Subsequent to its use as the Ferndale General Hospital, the mansion was Ferndale's first American Legion Post veteran's building, a rest home operated by Mrs. Mabel Klaverweiden, a private home, apartments and finally a bed-and-breakfast inn. During the 1970s, owners Thomas Manning and Donald L. Dickerson maintained and enhanced the garden's border shrubbery, story-tall camellias at the entry, brick paths, statues, and fountains. It was at this time that the building was painted in bright colors. In the 1980s, owner Ken Torbert converted the apartments to a Bed and Breakfast and continued to develop the gardens. The first floor was returned to classical Victorian style, but at least one author has been surprised by the sensual nature of the upstairs bedrooms.

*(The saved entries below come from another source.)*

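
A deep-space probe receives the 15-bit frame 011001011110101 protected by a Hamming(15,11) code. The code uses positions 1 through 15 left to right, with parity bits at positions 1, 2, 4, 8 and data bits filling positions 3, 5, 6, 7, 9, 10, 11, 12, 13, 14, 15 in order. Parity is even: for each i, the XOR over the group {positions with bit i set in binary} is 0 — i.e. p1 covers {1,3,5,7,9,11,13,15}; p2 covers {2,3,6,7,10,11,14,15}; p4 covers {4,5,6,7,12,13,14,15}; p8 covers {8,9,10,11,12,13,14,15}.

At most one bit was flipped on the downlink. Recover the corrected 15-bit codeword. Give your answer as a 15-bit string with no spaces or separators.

011011011110101

s1 (pos 1,3,5,7,9,11,13,15): 0⊕1⊕0⊕0⊕1⊕1⊕1⊕1 = 1
s2 (pos 2,3,6,7,10,11,14,15): 1⊕1⊕1⊕0⊕1⊕1⊕0⊕1 = 0
s4 (pos 4,5,6,7,12,13,14,15): 0⊕0⊕1⊕0⊕0⊕1⊕0⊕1 = 1
s8 (pos 8,9,10,11,12,13,14,15): 1⊕1⊕1⊕1⊕0⊕1⊕0⊕1 = 0
Syndrome s8…s1 = 0101 → error at position 5.
Flip position 5: 011001011110101 → 011011011110101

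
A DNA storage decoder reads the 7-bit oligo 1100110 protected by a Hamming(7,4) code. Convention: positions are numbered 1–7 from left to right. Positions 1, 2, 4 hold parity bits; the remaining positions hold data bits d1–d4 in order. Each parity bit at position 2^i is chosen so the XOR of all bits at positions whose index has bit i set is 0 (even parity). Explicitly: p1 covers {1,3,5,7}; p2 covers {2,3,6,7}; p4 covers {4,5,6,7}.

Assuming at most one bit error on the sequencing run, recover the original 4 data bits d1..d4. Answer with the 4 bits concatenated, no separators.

0110

s1 (pos 1,3,5,7): 1⊕0⊕1⊕0 = 0
s2 (pos 2,3,6,7): 1⊕0⊕1⊕0 = 0
s4 (pos 4,5,6,7): 0⊕1⊕1⊕0 = 0
Syndrome s4…s1 = 000 → no error.
Read data bits from positions 3,5,6,7: 0110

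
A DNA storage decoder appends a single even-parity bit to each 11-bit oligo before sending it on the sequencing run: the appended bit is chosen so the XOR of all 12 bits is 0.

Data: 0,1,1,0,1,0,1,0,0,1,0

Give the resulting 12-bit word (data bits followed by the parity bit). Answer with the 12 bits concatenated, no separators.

XOR of the 11 data bits: 0⊕1⊕1⊕0⊕1⊕0⊕1⊕0⊕0⊕1⊕0 = 1
Parity bit = 1 (so all 12 bits XOR to 0).

011010100101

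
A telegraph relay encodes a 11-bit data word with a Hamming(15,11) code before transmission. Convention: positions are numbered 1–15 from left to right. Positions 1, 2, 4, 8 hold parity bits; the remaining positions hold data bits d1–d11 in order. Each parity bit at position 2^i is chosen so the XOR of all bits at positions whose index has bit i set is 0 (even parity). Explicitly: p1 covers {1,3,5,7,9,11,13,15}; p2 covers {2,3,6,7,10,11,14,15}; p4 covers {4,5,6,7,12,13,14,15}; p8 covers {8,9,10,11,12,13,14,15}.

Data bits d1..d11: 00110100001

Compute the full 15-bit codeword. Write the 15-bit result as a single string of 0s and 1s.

Place data at non-parity positions: p1 p2 0 p4 0 1 1 p8 0 1 0 0 0 0 1
p1 (pos 1,3,5,7,9,11,13,15): XOR of data positions = 0⊕0⊕1⊕0⊕0⊕0⊕1 = 0
p2 (pos 2,3,6,7,10,11,14,15): XOR of data positions = 0⊕1⊕1⊕1⊕0⊕0⊕1 = 0
p4 (pos 4,5,6,7,12,13,14,15): XOR of data positions = 0⊕1⊕1⊕0⊕0⊕0⊕1 = 1
p8 (pos 8,9,10,11,12,13,14,15): XOR of data positions = 0⊕1⊕0⊕0⊕0⊕0⊕1 = 0
Codeword: 000101100100001

000101100100001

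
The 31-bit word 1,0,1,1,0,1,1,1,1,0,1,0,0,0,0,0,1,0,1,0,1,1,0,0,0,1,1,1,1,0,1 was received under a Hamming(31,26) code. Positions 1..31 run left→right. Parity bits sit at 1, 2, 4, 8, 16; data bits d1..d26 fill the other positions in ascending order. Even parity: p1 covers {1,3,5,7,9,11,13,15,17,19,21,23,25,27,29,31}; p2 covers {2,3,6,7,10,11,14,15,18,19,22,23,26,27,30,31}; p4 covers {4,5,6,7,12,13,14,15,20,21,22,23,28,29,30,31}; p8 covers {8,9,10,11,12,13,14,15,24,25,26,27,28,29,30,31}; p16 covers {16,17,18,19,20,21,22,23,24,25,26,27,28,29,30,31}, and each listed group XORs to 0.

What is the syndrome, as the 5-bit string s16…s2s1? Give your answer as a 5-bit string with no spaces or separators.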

Two child ghosts have been reported. The iconic palm tree was a victim of the California drought in 2016.

The Gingerbread Mansion is referred to as one of the most often photographed bed-and-breakfasts in the United States. It has been featured in National Geographic, September 1977, as well as Sunset Magazine, April 1972 which featured the gardens. In 1998, the formal English gardens were mature and the building was painted yellow gold on the siding, but the trim, now orange, was painted peach pink. The building has been painted gold and orange since at least 2001.